Support tuple variable names in _subset_list#148
Support tuple variable names in _subset_list#148Chirag3841 wants to merge 4 commits intoarviz-devs:mainfrom
Conversation
src/arviz_base/utils.py
Outdated
| subset: Hashable | Sequence[Hashable] | None, | ||
| whole_list: Sequence[Hashable], | ||
| filter_items: str | None = None, | ||
| warn: bool = True, | ||
| check_if_present: bool = True, |
There was a problem hiding this comment.
we only use explicit type hints when we want to have type hints that differ from the docstring, otherwise, to keep a single source of truth we stick to having the info on the docstring only. (note that docstub automatically translates that to proper type hints to add to the respective .pyi files)
src/arviz_base/utils.py
Outdated
| if subset is not None: | ||
| if isinstance(subset, str): | ||
| subset = [subset] | ||
| elif isinstance(subset, tuple) and subset in whole_list: |
There was a problem hiding this comment.
I used tuple in the issue as an example, but the whole point of the issue was to do a deeper investigation into the different potentially valid cases and how we want them to behave. If you restrict to tuple then we aren't really matching xarray's behaviour, see for example:
v = frozenset({"a", "b"})
ds = xr.Dataset({frozenset({"a", "b"}): (("dim",), [1, 2, 3])})
ds[v]
# out
# <xarray.DataArray frozenset({'b', 'a'}) (dim: 3)> Size: 24B
# array([1, 2, 3])
# Dimensions without coordinates: dim| elif isinstance(subset, Sequence) and not isinstance(subset, str | bytes): | ||
| subset = list(subset) |
| real_items = [ | ||
| real_item | ||
| for real_item in whole_list | ||
| if isinstance(real_item, str) and pattern in real_item | ||
| ] |
There was a problem hiding this comment.
I am not sure this is what we want. IIUC, with this behaviour, if I use var_names="~theta", filter_vars="like" and I have as variable names ("theta", "original"), ("theta", "transformed"), and ("tau", "original") I end up plotting/keeping all the variables.

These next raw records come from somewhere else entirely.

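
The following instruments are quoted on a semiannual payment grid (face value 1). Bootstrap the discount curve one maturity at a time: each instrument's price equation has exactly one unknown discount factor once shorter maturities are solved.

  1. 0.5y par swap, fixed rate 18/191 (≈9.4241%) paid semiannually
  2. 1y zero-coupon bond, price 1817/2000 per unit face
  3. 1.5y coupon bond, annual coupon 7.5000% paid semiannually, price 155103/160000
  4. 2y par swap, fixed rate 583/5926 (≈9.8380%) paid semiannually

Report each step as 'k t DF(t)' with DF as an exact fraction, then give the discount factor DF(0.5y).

step 1 [0.5y] swap r/2=9/191: DF=(1 − 9/191·(0))/(1+9/191) = 191/200 ≈ 0.955000
step 2 [1y] zero: DF = P = 1817/2000 ≈ 0.908500
step 3 [1.5y] bond c/2=3/80: DF=(155103/160000 − 3/80·(0.955000+0.908500))/(1+3/80) = 867/1000 ≈ 0.867000
step 4 [2y] swap r/2=583/11852: DF=(1 − 583/11852·(0.955000+0.908500+0.867000))/(1+583/11852) = 8251/10000 ≈ 0.825100

1 1/2 191/200
2 1 1817/2000
3 3/2 867/1000
4 2 8251/10000
DF(0.5y) = 191/200 ≈ 0.955000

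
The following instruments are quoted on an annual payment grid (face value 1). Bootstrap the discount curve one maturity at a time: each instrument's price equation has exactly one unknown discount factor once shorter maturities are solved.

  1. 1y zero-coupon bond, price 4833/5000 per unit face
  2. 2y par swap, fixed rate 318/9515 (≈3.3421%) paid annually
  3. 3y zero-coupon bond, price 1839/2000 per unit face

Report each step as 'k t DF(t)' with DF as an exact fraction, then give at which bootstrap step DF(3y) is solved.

1 1 4833/5000
2 2 2341/2500
3 3 1839/2000
DF(3y) is solved at step 3

step 1 [1y] zero: DF = P = 4833/5000 ≈ 0.966600
step 2 [2y] swap r/1=318/9515: DF=(1 − 318/9515·(0.966600))/(1+318/9515) = 2341/2500 ≈ 0.936400
step 3 [3y] zero: DF = P = 1839/2000 ≈ 0.919500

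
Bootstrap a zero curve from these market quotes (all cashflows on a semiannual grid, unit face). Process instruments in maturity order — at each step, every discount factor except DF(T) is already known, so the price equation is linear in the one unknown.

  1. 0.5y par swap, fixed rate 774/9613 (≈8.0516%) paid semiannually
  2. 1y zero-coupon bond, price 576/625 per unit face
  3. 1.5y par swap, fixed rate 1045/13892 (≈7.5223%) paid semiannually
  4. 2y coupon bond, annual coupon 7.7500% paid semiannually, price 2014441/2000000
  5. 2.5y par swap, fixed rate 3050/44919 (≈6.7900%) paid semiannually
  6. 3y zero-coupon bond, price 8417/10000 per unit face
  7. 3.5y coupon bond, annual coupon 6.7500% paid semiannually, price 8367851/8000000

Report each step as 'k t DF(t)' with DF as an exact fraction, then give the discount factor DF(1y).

1 1/2 9613/10000
2 1 576/625
3 3/2 1791/2000
4 2 433/500
5 5/2 339/400
6 3 8417/10000
7 7/2 8377/10000
DF(1y) = 576/625 ≈ 0.921600

step 1 [0.5y] swap r/2=387/9613: DF=(1 − 387/9613·(0))/(1+387/9613) = 9613/10000 ≈ 0.961300
step 2 [1y] zero: DF = P = 576/625 ≈ 0.921600
step 3 [1.5y] swap r/2=1045/27784: DF=(1 − 1045/27784·(0.961300+0.921600))/(1+1045/27784) = 1791/2000 ≈ 0.895500
step 4 [2y] bond c/2=31/800: DF=(2014441/2000000 − 31/800·(0.961300+0.921600+0.895500))/(1+31/800) = 433/500 ≈ 0.866000
step 5 [2.5y] swap r/2=1525/44919: DF=(1 − 1525/44919·(0.961300+0.921600+0.895500+0.866000))/(1+1525/44919) = 339/400 ≈ 0.847500
step 6 [3y] zero: DF = P = 8417/10000 ≈ 0.841700
step 7 [3.5y] bond c/2=27/800: DF=(8367851/8000000 − 27/800·(0.961300+0.921600+0.895500+0.866000+0.847500+0.841700))/(1+27/800) = 8377/10000 ≈ 0.837700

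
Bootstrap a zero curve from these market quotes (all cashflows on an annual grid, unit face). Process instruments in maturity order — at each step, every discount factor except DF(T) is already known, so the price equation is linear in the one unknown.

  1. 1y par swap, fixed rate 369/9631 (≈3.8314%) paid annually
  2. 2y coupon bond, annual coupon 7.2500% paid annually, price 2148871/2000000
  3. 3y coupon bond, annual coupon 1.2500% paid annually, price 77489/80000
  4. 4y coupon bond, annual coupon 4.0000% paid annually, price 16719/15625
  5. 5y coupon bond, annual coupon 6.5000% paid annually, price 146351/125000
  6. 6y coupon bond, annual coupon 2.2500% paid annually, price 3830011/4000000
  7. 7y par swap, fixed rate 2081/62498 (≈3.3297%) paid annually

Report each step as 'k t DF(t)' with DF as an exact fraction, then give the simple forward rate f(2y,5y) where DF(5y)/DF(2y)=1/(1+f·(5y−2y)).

1 1 9631/10000
2 2 9367/10000
3 3 2333/2500
4 4 9199/10000
5 5 8703/10000
6 6 8347/10000
7 7 7919/10000
f(2y,5y) = ((9367/10000)/(8703/10000) − 1)/(3) = 664/26109 ≈ 2.5432%

step 1 [1y] swap r/1=369/9631: DF=(1 − 369/9631·(0))/(1+369/9631) = 9631/10000 ≈ 0.963100
step 2 [2y] bond c/1=29/400: DF=(2148871/2000000 − 29/400·(0.963100))/(1+29/400) = 9367/10000 ≈ 0.936700
step 3 [3y] bond c/1=1/80: DF=(77489/80000 − 1/80·(0.963100+0.936700))/(1+1/80) = 2333/2500 ≈ 0.933200
step 4 [4y] bond c/1=1/25: DF=(16719/15625 − 1/25·(0.963100+0.936700+0.933200))/(1+1/25) = 9199/10000 ≈ 0.919900
step 5 [5y] bond c/1=13/200: DF=(146351/125000 − 13/200·(0.963100+0.936700+0.933200+0.919900))/(1+13/200) = 8703/10000 ≈ 0.870300
step 6 [6y] bond c/1=9/400: DF=(3830011/4000000 − 9/400·(0.963100+0.936700+0.933200+0.919900+0.870300))/(1+9/400) = 8347/10000 ≈ 0.834700
step 7 [7y] swap r/1=2081/62498: DF=(1 − 2081/62498·(0.963100+0.936700+0.933200+0.919900+0.870300+0.834700))/(1+2081/62498) = 7919/10000 ≈ 0.791900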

I think for like it would make more sense to exclude the first two. For regex I am much less sure if we want to try and do something complicated or keep things simple and ignore filter_vars completely in case of non-string elements.

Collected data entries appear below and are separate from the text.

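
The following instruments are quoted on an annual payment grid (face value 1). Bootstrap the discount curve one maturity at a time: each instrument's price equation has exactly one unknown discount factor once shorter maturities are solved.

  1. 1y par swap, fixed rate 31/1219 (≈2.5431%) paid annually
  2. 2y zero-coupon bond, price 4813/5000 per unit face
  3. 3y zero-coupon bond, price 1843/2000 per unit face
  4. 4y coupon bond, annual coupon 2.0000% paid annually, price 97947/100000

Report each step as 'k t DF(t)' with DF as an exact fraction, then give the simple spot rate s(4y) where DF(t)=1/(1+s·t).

step 1 [1y] swap r/1=31/1219: DF=(1 − 31/1219·(0))/(1+31/1219) = 1219/1250 ≈ 0.975200
step 2 [2y] zero: DF = P = 4813/5000 ≈ 0.962600
step 3 [3y] zero: DF = P = 1843/2000 ≈ 0.921500
step 4 [4y] bond c/1=1/50: DF=(97947/100000 − 1/50·(0.975200+0.962600+0.921500))/(1+1/50) = 4521/5000 ≈ 0.904200

1 1 1219/1250
2 2 4813/5000
3 3 1843/2000
4 4 4521/5000
s(4y) = (1/(4521/5000) − 1)/(4) = 479/18084 ≈ 2.6488%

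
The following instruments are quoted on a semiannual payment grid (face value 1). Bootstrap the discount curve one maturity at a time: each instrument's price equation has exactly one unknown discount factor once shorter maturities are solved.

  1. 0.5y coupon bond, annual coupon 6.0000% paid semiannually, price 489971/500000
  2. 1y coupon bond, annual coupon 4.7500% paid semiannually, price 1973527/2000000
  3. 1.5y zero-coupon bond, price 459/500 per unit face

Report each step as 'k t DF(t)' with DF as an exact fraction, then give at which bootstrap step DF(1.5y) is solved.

1 1/2 4757/5000
2 1 4709/5000
3 3/2 459/500
DF(1.5y) is solved at step 3

step 1 [0.5y] bond c/2=3/100: DF=(489971/500000 − 3/100·(0))/(1+3/100) = 4757/5000 ≈ 0.951400
step 2 [1y] bond c/2=19/800: DF=(1973527/2000000 − 19/800·(0.951400))/(1+19/800) = 4709/5000 ≈ 0.941800
step 3 [1.5y] zero: DF = P = 459/500 ≈ 0.918000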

Important note: This is a collaborative project and it is quite probably it will take a while until we all agree on a behaviour around this. I may have ideas, but me saying "I think this or that should happen" doesn't automatically mean this should be the behaviour of the library. It can be frustrating but you'll probably need some extra patience for this PR.
There was a problem hiding this comment.
Thanks for the clarification. I agree it’s better to align with xarray behavior and get consensus before finalizing anything. I’m happy to iterate based on feedback and adjust the implementation/tests as needed. Please let me know what target behavior you’d prefer and I can update the PR accordingly.
Check var_names behaviour and define what should be its type hint #83
xarray supports any hashable type as a variable or dimension name, including tuples such as ("tuple", "name"). This PR updates _subset_list to handle tuple names correctly, avoiding the current behavior where tuple inputs may be interpreted as multiple names.
Tuple inputs are treated as a single item when they exist in whole_list, otherwise they are treated as a container of names. Additionally, string-based filtering (filter_items="like" / "regex") is now applied only to string patterns and items to prevent type errors when non-string hashables are present. The membership validation was also updated to avoid NumPy failures with mixed hashable types.
Tests have been added to cover tuple variable name selection and filtering behavior.